Michael Ridpath: Wut
WUT von Michael Ridpath ist ein spannender Blick auf die Finanzkrise der jüngeren isländischen Geschichte und was sie aus Menschen macht.
Auf dem Höhepunkt der isländischen Finanzkrise treffen sich regelmäßig Demonstranten im Zentrum Reykjavíks, um gegen die Banker und die Regierung zu protestieren. Auch die ehemalige Bankangestellte Hapra ist mit dabei. Bis vor kurzem verdiente sie in ihrem Job viel Geld, jetzt ist sie froh, dass sie als Aushilfe in einer Bäckerei wenigstens noch die Raten für ihr Haus bezahlen kann. An diesem Abend lernt sie zufällig den Fischer Björn und noch ein paar andere Leute kennen, die alle der Frust über das Finanzdesaster auf die Straße treibt.

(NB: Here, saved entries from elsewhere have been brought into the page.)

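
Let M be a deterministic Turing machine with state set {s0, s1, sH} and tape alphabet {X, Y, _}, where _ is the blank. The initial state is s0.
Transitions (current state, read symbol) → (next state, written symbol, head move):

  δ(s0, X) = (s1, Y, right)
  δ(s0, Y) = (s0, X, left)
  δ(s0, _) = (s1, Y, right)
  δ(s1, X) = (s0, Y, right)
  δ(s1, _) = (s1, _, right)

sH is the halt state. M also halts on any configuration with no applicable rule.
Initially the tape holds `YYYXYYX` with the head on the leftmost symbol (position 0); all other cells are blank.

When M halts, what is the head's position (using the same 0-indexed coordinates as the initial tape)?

s0 | ___[Y]YYXYYX   read Y → write X, move left, go to s0
s0 | __[_]XYYXYYX   read _ → write Y, move right, go to s1
s1 | __Y[X]YYXYYX   read X → write Y, move right, go to s0
s0 | __YY[Y]YXYYX   read Y → write X, move left, go to s0
s0 | __Y[Y]XYXYYX   read Y → write X, move left, go to s0
s0 | __[Y]XXYXYYX   read Y → write X, move left, go to s0
s0 | _[_]XXXYXYYX   read _ → write Y, move right, go to s1
s1 | _Y[X]XXYXYYX   read X → write Y, move right, go to s0
s0 | _YY[X]XYXYYX   read X → write Y, move right, go to s1
s1 | _YYY[X]YXYYX   read X → write Y, move right, go to s0
s0 | _YYYY[Y]XYYX   read Y → write X, move left, go to s0
s0 | _YYY[Y]XXYYX   read Y → write X, move left, go to s0
s0 | _YY[Y]XXXYYX   read Y → write X, move left, go to s0
s0 | _Y[Y]XXXXYYX   read Y → write X, move left, go to s0
s0 | _[Y]XXXXXYYX   read Y → write X, move left, go to s0
s0 | [_]XXXXXXYYX   read _ → write Y, move right, go to s1
s1 | Y[X]XXXXXYYX   read X → write Y, move right, go to s0
s0 | YY[X]XXXXYYX   read X → write Y, move right, go to s1
s1 | YYY[X]XXXYYX   read X → write Y, move right, go to s0
s0 | YYYY[X]XXYYX   read X → write Y, move right, go to s1
s1 | YYYYY[X]XYYX   read X → write Y, move right, go to s0
s0 | YYYYYY[X]YYX   read X → write Y, move right, go to s1
s1 | YYYYYYY[Y]YX
At halt the head is at cell 4.

4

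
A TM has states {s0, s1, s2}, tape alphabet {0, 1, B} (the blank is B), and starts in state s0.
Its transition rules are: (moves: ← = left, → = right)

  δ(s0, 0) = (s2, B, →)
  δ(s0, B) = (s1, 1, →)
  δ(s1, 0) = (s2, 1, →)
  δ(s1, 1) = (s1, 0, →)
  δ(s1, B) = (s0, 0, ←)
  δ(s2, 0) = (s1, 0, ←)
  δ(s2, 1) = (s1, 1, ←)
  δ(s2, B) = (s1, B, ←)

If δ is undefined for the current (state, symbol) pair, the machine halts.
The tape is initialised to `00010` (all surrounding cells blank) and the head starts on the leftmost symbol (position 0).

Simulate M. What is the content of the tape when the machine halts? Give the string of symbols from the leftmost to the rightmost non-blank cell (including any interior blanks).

state=s0 head=0 tape=B[0]0010B   (s0,0)→(s2,B,→)
state=s2 head=1 tape=BB[0]010B   (s2,0)→(s1,0,←)
state=s1 head=0 tape=B[B]0010B   (s1,B)→(s0,0,←)
state=s0 head=-1 tape=[B]00010B   (s0,B)→(s1,1,→)
state=s1 head=0 tape=1[0]0010B   (s1,0)→(s2,1,→)
state=s2 head=1 tape=11[0]010B   (s2,0)→(s1,0,←)
state=s1 head=0 tape=1[1]0010B   (s1,1)→(s1,0,→)
state=s1 head=1 tape=10[0]010B   (s1,0)→(s2,1,→)
state=s2 head=2 tape=101[0]10B   (s2,0)→(s1,0,←)
state=s1 head=1 tape=10[1]010B   (s1,1)→(s1,0,→)
state=s1 head=2 tape=100[0]10B   (s1,0)→(s2,1,→)
state=s2 head=3 tape=1001[1]0B   (s2,1)→(s1,1,←)
state=s1 head=2 tape=100[1]10B   (s1,1)→(s1,0,→)
state=s1 head=3 tape=1000[1]0B   (s1,1)→(s1,0,→)
state=s1 head=4 tape=10000[0]B   (s1,0)→(s2,1,→)
state=s2 head=5 tape=100001[B]   (s2,B)→(s1,B,←)
state=s1 head=4 tape=10000[1]B   (s1,1)→(s1,0,→)
state=s1 head=5 tape=100000[B]   (s1,B)→(s0,0,←)
state=s0 head=4 tape=10000[0]0   (s0,0)→(s2,B,→)
state=s2 head=5 tape=10000B[0]   (s2,0)→(s1,0,←)
state=s1 head=4 tape=10000[B]0   (s1,B)→(s0,0,←)
state=s0 head=3 tape=1000[0]00   (s0,0)→(s2,B,→)
state=s2 head=4 tape=1000B[0]0   (s2,0)→(s1,0,←)
state=s1 head=3 tape=1000[B]00   (s1,B)→(s0,0,←)
state=s0 head=2 tape=100[0]000   (s0,0)→(s2,B,→)
state=s2 head=3 tape=100B[0]00   (s2,0)→(s1,0,←)
state=s1 head=2 tape=100[B]000   (s1,B)→(s0,0,←)
state=s0 head=1 tape=10[0]0000   (s0,0)→(s2,B,→)
state=s2 head=2 tape=10B[0]000   (s2,0)→(s1,0,←)
state=s1 head=1 tape=10[B]0000   (s1,B)→(s0,0,←)
state=s0 head=0 tape=1[0]00000   (s0,0)→(s2,B,→)
state=s2 head=1 tape=1B[0]0000   (s2,0)→(s1,0,←)
state=s1 head=0 tape=1[B]00000   (s1,B)→(s0,0,←)
state=s0 head=-1 tape=[1]000000
The non-blank tape span at halt is 1000000.

1000000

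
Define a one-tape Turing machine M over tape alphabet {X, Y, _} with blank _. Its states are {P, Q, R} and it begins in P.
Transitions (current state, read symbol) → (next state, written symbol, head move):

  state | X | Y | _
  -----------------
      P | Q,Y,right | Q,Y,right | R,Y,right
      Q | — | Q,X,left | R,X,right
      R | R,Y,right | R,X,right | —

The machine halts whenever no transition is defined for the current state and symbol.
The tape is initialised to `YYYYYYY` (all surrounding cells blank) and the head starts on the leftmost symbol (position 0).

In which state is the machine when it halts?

state=P head=0 tape=_[Y]YYYYYY_   (P,Y)→(Q,Y,right)
state=Q head=1 tape=_Y[Y]YYYYY_   (Q,Y)→(Q,X,left)
state=Q head=0 tape=_[Y]XYYYYY_   (Q,Y)→(Q,X,left)
state=Q head=-1 tape=[_]XXYYYYY_   (Q,_)→(R,X,right)
state=R head=0 tape=X[X]XYYYYY_   (R,X)→(R,Y,right)
state=R head=1 tape=XY[X]YYYYY_   (R,X)→(R,Y,right)
state=R head=2 tape=XYY[Y]YYYY_   (R,Y)→(R,X,right)
state=R head=3 tape=XYYX[Y]YYY_   (R,Y)→(R,X,right)
state=R head=4 tape=XYYXX[Y]YY_   (R,Y)→(R,X,right)
state=R head=5 tape=XYYXXX[Y]Y_   (R,Y)→(R,X,right)
state=R head=6 tape=XYYXXXX[Y]_   (R,Y)→(R,X,right)
state=R head=7 tape=XYYXXXXX[_]
No transition is defined for (R, _); M halts in state R.

R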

Zusammen beschließen sie, Hapras Ex-Freund zur Rede zu stellen, denn der arrogante Banker hat durch die Krise viel Geld verdient.
Schnell eskaliert die Situation, und Gabriel Örn Bergsson kommt bei der Auseinandersetzung ums Leben. Die Gruppe versucht, seinen Tod als Selbstmord darzustellen, doch der ermittelnde Kommissar Magnus Jonson, der lange in Boston gelebt hat und nun wieder in Island arbeitet, hat seine Zweifel und glaubt eher, dass hier jemand an den Verursachern der isländischen Bankenkrise grausame Rache nehmen will. Und richtig: schon wenig später wird ein weiterer isländischer Banker in London ermordet.
Nach “Fluch” ist “Wut” der zweite Island-Thriller mit Kommissar Magnus Jonson. Michael Ridpath stellt dieses Mal die Bankenkrise in den Mittelpunkt, die Island 2008 kurz vor den Staatsbankrott gebracht hat und nur durch die Verstaatlichung der drei größten Banken gelöst werden konnte – einschließlich der Übernahme aller Bankschulden auf den Staat. Doch viele Isländer hat die Krise auch privat in den Ruin getrieben. Es wird behauptet, dass gerade dreißig Menschen in den Schaltstellen der Geldhäuser für das ganze Desaster verantwortlich waren. Michael Ridpath erfindet in seinem Roman “Wut” eine kleine Gruppe, die den Wunsch hegt, sich an diesen Menschen zu rächen. Und gleichzeitig die Verhältnisse in Island grundsätzlich zu ändern. Und das mit Methoden, die an die gewaltbereiten Konzepte der politischen Gruppierungen der 1970er Jahre erinnert.
Michael Ridpath: Wut
Dabei baut Ridpath seine Geschichte sehr raffiniert auf. Indem er seinen Lesern anfänglich nicht mehr verrät, als auch sein Kommissar weiß. Und der hat einige Schwierigkeiten, seinen Mutmaßungen Gehör zu verschaffen. Und zugleich in seiner alten Heimat, die er im Alter von elf Jahren verließ, wieder Fuß zu fassen. “Wut” ist ein unterhaltsam-spannender Blick auf die wohl kritischste Phase der jüngeren isländischen Geschichte. Und auf das, was die weltweite Finanzkrise mit Menschen machen kann.
Michael Ridpath, Jg. 1961, wuchs in Yorkshire auf und studierte in Oxford Geschichte. Bis 1991 arbeitete er erfolgreich als Trader bei einer internationalen Großbank in London. Und noch heute ist er bei einer Investmentfirma angestellt. Er lebt mit seiner Frau und seinen drei Kindern in London.